Abstract

A 44-yr-old man with hypocortisolism was shown to have an undetectable basal plasma ACTH level and absent or subnormal ACTH and beta-lipotropin responses to provocative testing with insulin, vasopressin, and CRH. Endocrine function after glucocorticoid replacement was otherwise normal, thus establishing the diagnosis of isolated ACTH deficiency. This patient's serum was tested immunohistochemically for the presence of an antipituitary antibody by indirect immunofluorescence of rat pituitary tissue. Positive immunostaining was observed in stellate-shaped cells in the anterior and intermediate lobes.

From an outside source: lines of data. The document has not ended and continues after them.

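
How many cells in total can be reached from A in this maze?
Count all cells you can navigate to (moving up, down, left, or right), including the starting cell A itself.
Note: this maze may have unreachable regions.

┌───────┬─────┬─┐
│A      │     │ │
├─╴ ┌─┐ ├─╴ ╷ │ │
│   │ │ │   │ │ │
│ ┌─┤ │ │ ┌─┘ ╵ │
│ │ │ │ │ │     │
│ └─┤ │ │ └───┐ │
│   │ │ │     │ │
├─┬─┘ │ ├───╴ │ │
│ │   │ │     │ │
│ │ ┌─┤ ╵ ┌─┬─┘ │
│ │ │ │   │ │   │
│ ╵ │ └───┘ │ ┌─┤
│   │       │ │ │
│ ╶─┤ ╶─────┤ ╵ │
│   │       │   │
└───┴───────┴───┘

Using BFS/flood-fill to find all reachable cells from A:
Maze size: 8 × 8 = 64 total cells
23 cell(s) are walled off and cannot be reached from A.
Reachable cells: 41

Reachable region (· marks reachable cells):

┌───────┬─────┬─┐
│A · · ·│· · ·│·│
├─╴ ┌─┐ ├─╴ ╷ │ │
│· ·│ │·│· ·│·│·│
│ ┌─┤ │ │ ┌─┘ ╵ │
│·│ │ │·│·│· · ·│
│ └─┤ │ │ └───┐ │
│· ·│ │·│· · ·│·│
├─┬─┘ │ ├───╴ │ │
│ │   │·│· · ·│·│
│ │ ┌─┤ ╵ ┌─┬─┘ │
│ │ │ │· ·│ │· ·│
│ ╵ │ └───┘ │ ┌─┤
│   │       │·│·│
│ ╶─┤ ╶─────┤ ╵ │
│   │       │· ·│
└───┴───────┴───┘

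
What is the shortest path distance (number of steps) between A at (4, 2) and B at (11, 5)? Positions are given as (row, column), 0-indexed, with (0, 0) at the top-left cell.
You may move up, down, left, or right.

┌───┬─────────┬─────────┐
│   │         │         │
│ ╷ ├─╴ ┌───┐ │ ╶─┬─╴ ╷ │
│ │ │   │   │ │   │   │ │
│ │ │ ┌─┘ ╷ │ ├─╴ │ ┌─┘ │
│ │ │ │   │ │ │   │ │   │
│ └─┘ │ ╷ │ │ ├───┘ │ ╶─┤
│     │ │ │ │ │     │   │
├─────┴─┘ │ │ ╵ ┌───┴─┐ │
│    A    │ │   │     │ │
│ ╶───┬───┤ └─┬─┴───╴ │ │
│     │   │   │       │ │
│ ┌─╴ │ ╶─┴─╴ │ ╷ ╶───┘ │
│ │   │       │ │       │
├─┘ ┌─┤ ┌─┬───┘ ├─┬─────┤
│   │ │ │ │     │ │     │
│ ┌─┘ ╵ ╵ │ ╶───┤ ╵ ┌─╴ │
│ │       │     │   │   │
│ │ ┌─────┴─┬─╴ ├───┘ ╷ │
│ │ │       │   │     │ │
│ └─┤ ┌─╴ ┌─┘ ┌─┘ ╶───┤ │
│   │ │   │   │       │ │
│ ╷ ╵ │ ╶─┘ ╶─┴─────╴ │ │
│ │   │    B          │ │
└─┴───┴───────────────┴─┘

Finding path from (4, 2) to (11, 5):
Path: (4,2) → (4,1) → (4,0) → (5,0) → (5,1) → (5,2) → (6,2) → (6,1) → (7,1) → (7,0) → (8,0) → (9,0) → (10,0) → (10,1) → (11,1) → (11,2) → (10,2) → (9,2) → (9,3) → (9,4) → (10,4) → (10,3) → (11,3) → (11,4) → (11,5)
Distance: 24 steps

Solution:

┌───┬─────────┬─────────┐
│   │         │         │
│ ╷ ├─╴ ┌───┐ │ ╶─┬─╴ ╷ │
│ │ │   │   │ │   │   │ │
│ │ │ ┌─┘ ╷ │ ├─╴ │ ┌─┘ │
│ │ │ │   │ │ │   │ │   │
│ └─┘ │ ╷ │ │ ├───┘ │ ╶─┤
│     │ │ │ │ │     │   │
├─────┴─┘ │ │ ╵ ┌───┴─┐ │
│↓ ← A    │ │   │     │ │
│ ╶───┬───┤ └─┬─┴───╴ │ │
│↳ → ↓│   │   │       │ │
│ ┌─╴ │ ╶─┴─╴ │ ╷ ╶───┘ │
│ │↓ ↲│       │ │       │
├─┘ ┌─┤ ┌─┬───┘ ├─┬─────┤
│↓ ↲│ │ │ │     │ │     │
│ ┌─┘ ╵ ╵ │ ╶───┤ ╵ ┌─╴ │
│↓│       │     │   │   │
│ │ ┌─────┴─┬─╴ ├───┘ ╷ │
│↓│ │↱ → ↓  │   │     │ │
│ └─┤ ┌─╴ ┌─┘ ┌─┘ ╶───┤ │
│↳ ↓│↑│↓ ↲│   │       │ │
│ ╷ ╵ │ ╶─┘ ╶─┴─────╴ │ │
│ │↳ ↑│↳ → B          │ │
└─┴───┴───────────────┴─┘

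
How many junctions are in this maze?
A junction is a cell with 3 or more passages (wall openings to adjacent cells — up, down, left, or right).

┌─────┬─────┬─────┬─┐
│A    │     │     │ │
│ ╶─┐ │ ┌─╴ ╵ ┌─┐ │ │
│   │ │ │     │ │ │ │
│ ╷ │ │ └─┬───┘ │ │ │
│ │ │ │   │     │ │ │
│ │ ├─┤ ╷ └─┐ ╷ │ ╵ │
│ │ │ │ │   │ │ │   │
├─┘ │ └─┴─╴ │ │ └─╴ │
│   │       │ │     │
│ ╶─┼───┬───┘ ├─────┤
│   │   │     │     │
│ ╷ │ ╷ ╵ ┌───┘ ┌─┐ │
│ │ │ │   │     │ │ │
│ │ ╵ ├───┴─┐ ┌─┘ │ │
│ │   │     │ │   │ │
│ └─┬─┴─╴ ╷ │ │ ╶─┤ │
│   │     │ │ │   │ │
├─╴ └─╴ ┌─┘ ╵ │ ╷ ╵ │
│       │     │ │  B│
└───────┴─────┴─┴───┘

Checking each cell for number of passages:

Junctions found (3+ passages):
  (1, 0): 3 passages
  (1, 5): 3 passages
  (2, 3): 3 passages
  (2, 6): 3 passages
  (2, 7): 3 passages
  (3, 9): 3 passages
  (5, 0): 3 passages
  (6, 6): 3 passages
  (7, 4): 3 passages
  (8, 3): 3 passages
  (8, 7): 3 passages
  (9, 1): 3 passages
  (9, 5): 3 passages
Total junctions: 13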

Immunopositive cells were shown by immunoelectron microscopy to have ultrastructural characteristics of corticotrophs. Immunoreactivity was concentrated in secretory granules 120-170 nm in diameter. In a double immunolabeling procedure, staining by the patient's serum was shown to colocalize with rabbit antiserum to ACTH, but not with antisera to PRL, GH, beta TSH, or beta LH. Immunoabsorption of the patient's serum with ACTH-(1-24), ACTH-(1-39), gamma MSH, corticotropin-like intermediate lobe peptide, beta-endorphin, or beta-lipotropin failed to diminish immunolabeling in the pituitary. We conclude that the antipituitary antibody in this patient's serum shows immunohistochemical specificity for a rat corticotroph antigen located in secretory granules that is neither ACTH nor any of the proopiomelanocortin (POMC)-derived peptides tested. The autoantigen could be a cell-specific granular factor involved in the posttranslational processing of POMC or secretion of ACTH. We postulate that an autoimmune process may account for this patient's disease, and that his antipituitary antibody could play a pathogenic role by either inhibiting a POMC-processing enzyme or initiating an antibody-dependent cell-mediated cytotoxicity reaction, resulting in the selective destruction of corticotrophs.